Shmini Atzeret is a Jewish holiday that directly follows the last day of Sukkot. Its origins are unclear, although it is often taken as a day of reflection on the covenant between God and the Jewish people.

Simchat Torah

Jews perform a yearly calendar of readings from the Torah, and Simchat Torah is a holiday that celebrates the conclusion of this cycle and its beginning anew. Simchat Torah is a component of Shmini Atzeret.

First Day of Hanukkah

The first day of Hannukah begins the Jewish festival commemorating the rededication of the Second Temple in Jerusalem, where a lamp burned miraculously for eight days. Hanukkah accordingly lasts for eight days and nights.

Last day of Hanukkah

The last day of Hannukah concludes the Jewish festival that commemorates the rededication of the Second Temple in Jerusalem, where a lamp burned miraculously for eight days. Hanukkah accordingly lasts for eight days and nights.

Islam

Muslims are holiday minimalists. In Islam the biggest celebrations are saved for the last days of its two major holidays: Eid al-Fitr for Ramadan, and Eid al-Adha to end the hajj pilgrimage.
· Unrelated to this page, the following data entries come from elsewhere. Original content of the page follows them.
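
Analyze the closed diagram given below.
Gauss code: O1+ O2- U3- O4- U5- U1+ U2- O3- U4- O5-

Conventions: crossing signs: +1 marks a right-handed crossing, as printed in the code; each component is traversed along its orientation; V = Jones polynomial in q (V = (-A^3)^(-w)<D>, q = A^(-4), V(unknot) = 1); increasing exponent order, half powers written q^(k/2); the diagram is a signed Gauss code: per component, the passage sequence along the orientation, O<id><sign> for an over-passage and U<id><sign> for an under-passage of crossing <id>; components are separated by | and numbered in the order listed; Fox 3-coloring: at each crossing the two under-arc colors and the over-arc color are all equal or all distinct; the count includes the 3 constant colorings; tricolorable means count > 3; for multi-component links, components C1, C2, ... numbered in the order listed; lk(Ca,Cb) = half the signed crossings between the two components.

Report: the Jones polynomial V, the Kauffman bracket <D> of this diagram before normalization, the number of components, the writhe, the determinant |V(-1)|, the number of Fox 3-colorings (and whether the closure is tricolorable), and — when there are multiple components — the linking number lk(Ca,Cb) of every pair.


V = -q^-4 + q^-3 + q^-1
<D> = -A^-5 - A^3 + A^7 (w = -3)
1 component over 5 crossings, w = -3
9 Fox colorings among 3^5, |V(-1)| = 3: tricolorable
why: w = -3 shifts under R1 moves; the (-A^3)^(3) factor cancels that in V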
What religion has the most holidays

Isra and Mi’raj

Isra and Mi’raj is an Islamic holy day that commemorates the two journeys (both physical and spiritual) that Muhammad undertook on a single night, visiting “the farthest mosque” before ascending to heaven and speaking with God.
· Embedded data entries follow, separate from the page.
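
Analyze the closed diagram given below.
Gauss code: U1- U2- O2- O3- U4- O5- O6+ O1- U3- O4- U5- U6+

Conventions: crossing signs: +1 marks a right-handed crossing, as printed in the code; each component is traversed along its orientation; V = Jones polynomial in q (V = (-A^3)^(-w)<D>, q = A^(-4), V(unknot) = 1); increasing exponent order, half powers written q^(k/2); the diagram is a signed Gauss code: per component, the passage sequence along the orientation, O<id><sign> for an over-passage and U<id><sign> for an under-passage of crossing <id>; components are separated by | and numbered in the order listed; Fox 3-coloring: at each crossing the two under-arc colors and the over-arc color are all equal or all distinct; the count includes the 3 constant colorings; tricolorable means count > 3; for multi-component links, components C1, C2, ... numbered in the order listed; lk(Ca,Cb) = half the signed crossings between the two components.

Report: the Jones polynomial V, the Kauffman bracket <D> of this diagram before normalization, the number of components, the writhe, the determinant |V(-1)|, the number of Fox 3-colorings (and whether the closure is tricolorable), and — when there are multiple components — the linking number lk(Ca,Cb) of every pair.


Jones polynomial: V(q) = -q^-4 + q^-3 + q^-1
<D> = A^-8 + 1 - A^4; writhe -4
components 1, writhe -4 (6 crossings)
3-colorings: 9 of 3^6, det 3 — tricolorable
note: |V(-1)| = 3: so tricolorable, since 3 divides 3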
Laylat al-Qadr (Night of Destiny)

Laylat al-Qadr is commemorated by Muslims during the last ten days of Ramadan. It is the night on which the first verses of the Quran were revealed to the prophet Muhammad.

Eid al-Fitr

In the Islamic calendar, Eid al-Fitr is the final day of Ramadan, the holy month in which Muslims fast during daylight hours. This fasting honours the revelation of the Quran to the prophet Muhammad.

Eid-al-Adha

Eid-al-Adha is the second of the major Islamic holy days (or feast days). It celebrates the obedience to God demonstrated by Ibrahim when he prepared to sacrifice his own son in accordance with divine decree.

Muharram/Islamic New Year

Muhurram is the first month of in the Islamic calendar and the most sacred of the four holy months mentioned in the Quran. The month holds different significance to Sunni and Shia Muslims.

Prophet’s Birthday

The Prophet’s Birthday (“Mawlid”) is a holy day for Muslims, commemorated by most (but not all) denominations of Islam in honour of the birth of the Prophet Muhammad.

Sikhism

Sikhs do not believe that any particular day of the week is a holy day, but they celebrate Sangraand on the first day of the Indian lunar calendar month. A Sikh festival or holy-day is called is called Gurpurb which means the Guru’s Remembrance Day, and refers to the birth or the death of certain Gurus.

What religion has the most holidays

Martyrdom of Guru Arjan Dev Sahib

The Martyrdom of Guru Arjan Dev Sahib is a Sikh holy day that honours Guru Arjan, who refused to stop promulgating his teachings and was tortured, before vanishing miraculously in a river.

Birth of the Guru Granth

The Birth of Guru Granth is a day in the Sikh calendar that commemorates the compilation of the Sikh holy text, the Guru Granth Sahib. The last of the Sikh Gurus (teachers) is the Granth Sahib.

Diwali

Diwali (“the festival of lights”) is a multi-faith festival of significance to Sikhs, Hindus and Jains. For Sikhs, it commemorates the date on which the sixth guru was set free from incarceration. It is celebrated with lights, fireworks and gifts.

Guru Nanak Birthday

The Birthday of Guru Nanak is a major holy festival in Sikhism, lasting for three days. Guru Nanak was the first of the ten Sikh Gurus and therefore the founder of the religion.

Martyrdom of Guru Tegh Bahadur Sahib

The Martyrdom of Guru Tegh Bahadur Sahib is a significant event in the Sikh calendar, which commemorates the death of their ninth Guru, who gave his life to protect the right of other faiths (Hindus) to worship freely.